Friday, Jul. 17, 1964
Imaginary People, Real Hearts
The Night of the Iguana. All horseplay and no headwork, the gossips sneered, will surely make John a dull picture. But Director Huston (Freud), as often before, has saucily tweaked the bluenoses. In ten wild weeks at a sunny place for shady people on Mexico's spectacular west coast, Huston and company put together a picture that excites the senses, persuades the mind, and even occasionally speaks to the spirit--one of the best movies ever made from a Tennessee Williams play.
Yes, there's a send-'em-home-happy ending, but otherwise the script is admirably loyal to the play. It sets the same scene: a rundown resort hotel in Mexico. It presents the same persons: the rampant tramp (Ava Gardner) who keeps the hotel for business and a couple of beach boys for pleasure; a renegade reverend (Richard Burton) expelled from his parish in Virginia for rutting in the rectory; a roundheeled teen-ager (Sue Lyon) who wishes she had been there; a peripatetic painter (Deborah Kerr) who sketches for her supper.
The script tells the same story the play told, though it isn't much of a story. The characters for the most part simply talk on the terrace, and as they talk they reveal and heal themselves. Fascinating, sometimes. But sometimes rather tiresomely reminiscent of group therapy--especially when Analyst Williams, who has become a bit sententious in middle age, clears his throat and weighs in with a brave banality: "A home is something two people have between them. Any light is a good light to see by."

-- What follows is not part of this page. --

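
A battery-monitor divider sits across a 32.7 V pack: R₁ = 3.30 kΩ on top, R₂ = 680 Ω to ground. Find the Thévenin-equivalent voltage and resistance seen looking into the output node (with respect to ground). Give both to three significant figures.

V_th is the open-circuit tap voltage: 32.7 × 680/(3300 + 680) = 5.59 V.
With the supply zeroed, R₁ and R₂ appear in parallel from the tap: R_th = R₁‖R₂ = (3300 × 680)/3980 = 564 Ω.

V_th = 5.59 V, R_th = 564 Ω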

The fault is important but not dominant. Williams can horselaugh as well as harrumph, and it's an absolute delight to watch the most perverse of playwrights tell a tale in which the nadir of naughtiness is attained by a man with a harmless though peculiar passion for ladies' underwear. Huston, what's more keeps Iguana scuttling along at a right smart rate, and as always he shrewdly challenges his actors with delegated creativity. They all respond. Kerr lends charm and finesse to a meaching masochist. As for Burton, he makes more sense in this movie than he has in his last half-dozen efforts. He has a light in his eye, a line to his mouth, and the carriage of a man who believes in what he is doing.
It isn't hard to. Williams, though he often seems obsessed with other vital centers, is fundamentally concerned with the heart, and in Iguana he sometimes writes about it beautifully. His characters are contraptions and their lives are theatrical tropes, but when they say what they feel, what hurts them and what they long for, they come suddenly alive and bleeding. Strange and disturbing to see contraptions bleed.